Firstly, I’m not cool. I don’t really try to be either. I also don’t have particularly cool clients, with fancy budgets for high end paper, printing, photography, etc. That’s partly an excuse, and partly part of the problem. Mostly it’s the amount of time I’ll spend on any particular job. If they’re not paying me enough for me to spend 300 hours on it, guess what? I don’t love doing the work enough to spend the time unpaid. That makes me a) not an artist b) not a great designer. For the most part, I’m really ok with that. Often I just get in my own way and resent that I’m not a prodigy. I wish I was more passionate about creating good design. I wish I’d've found a passion for anything specific, just as I’ve wished since I was a little kid. I’ve always wanted to do a bit of everything, which makes me a perfect dilettante (definition one of course), and a not the Renaissance woman I would prefer to be.

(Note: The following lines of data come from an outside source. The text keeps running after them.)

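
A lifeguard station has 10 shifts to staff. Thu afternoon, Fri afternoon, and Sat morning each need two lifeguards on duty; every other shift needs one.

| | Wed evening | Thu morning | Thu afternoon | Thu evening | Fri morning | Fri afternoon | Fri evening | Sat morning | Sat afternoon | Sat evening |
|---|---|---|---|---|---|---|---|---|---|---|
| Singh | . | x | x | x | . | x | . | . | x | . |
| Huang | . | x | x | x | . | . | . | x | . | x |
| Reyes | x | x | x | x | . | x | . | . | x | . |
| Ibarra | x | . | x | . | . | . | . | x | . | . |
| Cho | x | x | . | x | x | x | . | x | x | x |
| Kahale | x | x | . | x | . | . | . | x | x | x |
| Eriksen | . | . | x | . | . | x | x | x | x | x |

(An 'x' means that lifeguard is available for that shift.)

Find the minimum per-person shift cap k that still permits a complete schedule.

2

With 7 lifeguards and 13 worker-slots to fill, someone must work at least ⌈13/7⌉ = 2 shifts, so k ≥ 2.
k = 2 works: Wed evening→Reyes, Thu morning→Singh, Thu afternoon→Huang+Ibarra, Thu evening→Singh, Fri morning→Cho, Fri afternoon→Cho+Eriksen, Fri evening→Eriksen, Sat morning→Ibarra+Kahale, Sat afternoon→Reyes, Sat evening→Huang.
Loads: Singh 2, Huang 2, Reyes 2, Ibarra 2, Cho 2, Kahale 1, Eriksen 2 — all ≤ 2.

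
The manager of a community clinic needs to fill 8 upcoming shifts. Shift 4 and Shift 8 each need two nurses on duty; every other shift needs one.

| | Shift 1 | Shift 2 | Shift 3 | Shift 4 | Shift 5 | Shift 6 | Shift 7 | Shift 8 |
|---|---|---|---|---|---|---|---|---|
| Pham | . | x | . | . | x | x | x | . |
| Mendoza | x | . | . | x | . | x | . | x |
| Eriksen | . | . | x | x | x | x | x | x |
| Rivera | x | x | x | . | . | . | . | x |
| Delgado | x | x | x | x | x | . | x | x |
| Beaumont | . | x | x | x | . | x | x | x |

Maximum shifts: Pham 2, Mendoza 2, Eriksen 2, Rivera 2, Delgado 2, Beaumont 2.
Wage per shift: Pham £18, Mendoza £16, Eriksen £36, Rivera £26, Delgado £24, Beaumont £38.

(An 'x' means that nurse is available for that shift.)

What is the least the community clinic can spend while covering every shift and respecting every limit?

Picking the cheapest available nurse for each shift independently would cost £190, but that ignores the shift limits.
An optimal schedule: Shift 1→Mendoza, Shift 2→Pham, Shift 3→Rivera, Shift 4→Delgado+Eriksen, Shift 5→Pham, Shift 6→Mendoza, Shift 7→Delgado, Shift 8→Rivera+Eriksen.
Total: 16 + 18 + 26 + 24 + 36 + 18 + 16 + 24 + 26 + 36 = £240.

£240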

My passion can best be defined as a manner in which I want to live. I care deeply about art, design and politics. I care deeply about culture. I want to support and participate in all of it. I want to enrich it, in my own small way. Moreover, I would rather change the life of one person for the better than have something I made up on a wall with a plaque. I do know what is important, but I work in a field that values the shiny, the impressions, the damn plaques and shows. It’s a constant struggle to remain on that train professionally and to know that I’m really looking down other tracks, longingly.

I went to a restorative yoga class yesterday. I needed the clarity, as well as the physical opening. I need to be in my body, to get out of the trap of my mind, to get out of my own way. Knowing helps, but knowing doesn’t make it happen as smoothly as I’d like (still not a prodigy). The teacher, seeing that our collective foreheads were crunched in consideration, strongly instructed us to “Stop thinking about what you have to do after class today!” Between the calmness I could find during the class and the poem he read to us during Savasana, I came out in a far better place than I arrived.

Lesson: Setting up awards shows is not good for me. But it would be even better for me to learn not to beat up on myself over what is really irrelevant to the life I truly want to live (as opposed to the life I’m supposed to want).

meh

Woke up glum today. Couldn’t get myself in gear. I was all bugged out last night, between the combination of horrible politics and the personal state of things. Fear not for me truly; nothing is wrong that several grand couldn’t fix up nicely. And perhaps a self-tidying house. And the ever-popular “Make” button.

I might have to drop off paying any attention to the news. Really, who thinks Rove is going to tell any truth, federal grand jury or no? Seriously, why would he? I may be even a touch more paranoid than usual, but I simply can’t fathom a reason. We watched Kingdom of Heaven the other night, and Hero even more recently. Two very different films, but the point is that the minions all chant to the leader “God Wills It” (well, not and exact translation in regards to Hero, to be fair). Jimmy Carter was on NPR this morning discussing his personal schism with his Baptist congregation. During his presidency, this very conservative, born-again Christian was told by his own church to give up Humanism. Carter seems saddened and frustrated by the fundamentalism of his own church for (literally) turning away from the message of the deeds of Christ in favor of a Church whose leaders are the only ones in charge of interpreting the bible, with the ideas of the leaders spoken as if in direct consult with God. Haven’t we heard this somewhere before?

Enough, enough. I’m so blue! yet the sun is shining. I’m overwhelmed over nearly nothing and will find a way up and out.

Cat and Girl made me laugh out loud. A lot. I think I’ll go look at it again. It’s a less recent one, but doesn’t feel old to me.